The canyon's end was in sight. Hope and terror warred in every breath.
They were nearly at the end of the canyon path when Selene's voice cut through the narrow passage like a blade, sharp and chilling,
"Fall!"
The cliff walls shuddered violently. Rocks split with a sound like thunder; then came a roar, not from the monsters, but from the world itself. Riah stumbled, instinctively ducking as the world seemed to shatter. Behind her, the entrance to the canyon collapsed with terrifying finality.
Enormous slabs of stone crashed down, sealing the path with a thunderous, echoing crash. Dust exploded into the air, choking and blinding, as boulders the size of houses buried the way they'd come.
The canyon mouth, the way they had entered just moments before, began to collapse with terrifying finality. Enormous slabs of ancient stone plummeted down, sealing their path with a thunderous crash, and clouds of dust exploded into the air as the massive boulders filled the gap.
Yet even as the dust swirled and the earth convulsed, a new voice rose above. Roy, steady and unyielding, shouted, "Keep moving!"
Adrenaline blasted through Riah and the others. They surged forward, sprinting for their lives as the relentless footsteps behind them grew fainter under the new cacophony of crumbling stone. Though the pace behind seem to go silent, the ominous crunch of rocks being pulverized and the deafening, thunderous clamor filled the air.
It was terrifying.
…
Lorian ran with the Nuya people as they pushed forward across the blistering desert expanse. The dull thud of sandals against the parched, cracked earth punctuated the air, while sweat glistened under the relentless sun, tracing rivulets down bronzed skin.
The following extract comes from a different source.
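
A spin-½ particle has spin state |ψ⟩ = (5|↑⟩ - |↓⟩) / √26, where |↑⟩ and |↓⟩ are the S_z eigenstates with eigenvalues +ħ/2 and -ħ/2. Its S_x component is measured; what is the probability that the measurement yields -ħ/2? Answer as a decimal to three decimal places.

0.692

|-x⟩ = (|↑⟩ - |↓⟩)/√2, so ⟨-x|ψ⟩ = (6) / (√2·√26).
P = |6|² / 52 = 36/52.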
Lorian could tell from their expression of terror, Nuya people can hear it. The guttural roars and the furious cascade of cliff rubble signaled the relentless advance of beasts clawing through the stone, their numbers overwhelming.
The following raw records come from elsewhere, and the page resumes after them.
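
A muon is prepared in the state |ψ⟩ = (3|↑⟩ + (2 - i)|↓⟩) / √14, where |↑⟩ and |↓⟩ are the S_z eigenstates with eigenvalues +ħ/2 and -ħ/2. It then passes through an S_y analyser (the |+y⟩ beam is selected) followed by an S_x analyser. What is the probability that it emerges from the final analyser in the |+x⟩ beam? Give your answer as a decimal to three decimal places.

First analyser (S_y): P(|+y⟩) = |⟨+y|ψ⟩|² = 8/28.
After stage 1 the state is |+y⟩; P(|+x⟩) = |⟨+x|+y⟩|² = 1/2.
Joint probability = 8/28 × 1/2 = 0.143.

0.143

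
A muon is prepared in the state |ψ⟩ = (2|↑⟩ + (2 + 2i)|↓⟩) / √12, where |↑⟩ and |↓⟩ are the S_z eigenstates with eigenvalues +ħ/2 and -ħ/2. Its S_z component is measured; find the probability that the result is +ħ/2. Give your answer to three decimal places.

0.333

The +ħ/2 outcome corresponds to |↑⟩. Its amplitude in |ψ⟩ is 2/√12.
P = |2|² / 12 = 4/12.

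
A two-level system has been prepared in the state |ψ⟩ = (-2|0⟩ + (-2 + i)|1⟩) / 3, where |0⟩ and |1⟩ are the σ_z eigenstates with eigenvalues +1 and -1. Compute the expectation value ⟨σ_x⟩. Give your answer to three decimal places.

0.889

⟨σ_x⟩ = 2 Re(a* b)/(|a|²+|b|²) with a = -2, b = (-2 + i).
a* b = (4 - 2i), so ⟨σ_x⟩ = 8/9.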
Selene's voice rang over the desert wind. "Storm!"
Lorian's head snapped to the west. His golden eyes went wide, stunned by what he saw.
The horizon boiled.
What at first looked like a distant cloud grew in seconds to a monstrous wall of swirling red, gold, and shadow. The base was a seething inferno of sand, twisting and climbing higher and higher, blotting out the last light of day. Above, black storm clouds writhed and collided, their bellies flashing with jagged bolts of silver lightning.
Each strike illuminated the storm's heart for an instant, the air crackled with electricity, every hair on Lorian's arms standing on end. As a deep, rumble built from far away, swelling louder and closer by the heartbeat.
Children, once trembling and crying out from fear of the beasts, fell silent. Their tear-streaked faces turned to the new threat, eyes wide and round as moons. The storm loomed taller than any mountain, a wall of fury and color that was enough to scrape the very dome of the sky.
Lorian shouted once more. "Keep moving! We will make it!"
The adults and teenagers didn't hesitate. They knew stopping meant death, whether by the beasts behind or the storm bearing down ahead. Feet pounded faster, sand spraying in all directions, hearts racing like war drums.
The very ground seemed to tremble, whether from the monster stampede or the storm's approach, it was impossible to tell.
Lorian chanced one more glance over his shoulder.
And he sighed.
Through the thick haze of dust and crumbling stone, he saw them. An endless tide of beasts. Giant scorpions skittered over splintered rock, their claws glinting black and deadly. Sleek, scaled felines streaked through the chaos, muscles rippling beneath patterned hides.
There were tusked behemoths, serpent-like horrors, and more, over five thousand strong, pouring through the shattered cliffs, eyes blazing.
They were catching up and then behind him, he heard Selene's voice.
"Delay."
The effect was immediate, as Lorian glanced at the storm. The swirling wall of sand and lightning seemed to hesitate, its roiling mass slowing by mere seconds.
But those seconds were priceless, as the Nuya people surged forward, halfway across the approaching storm.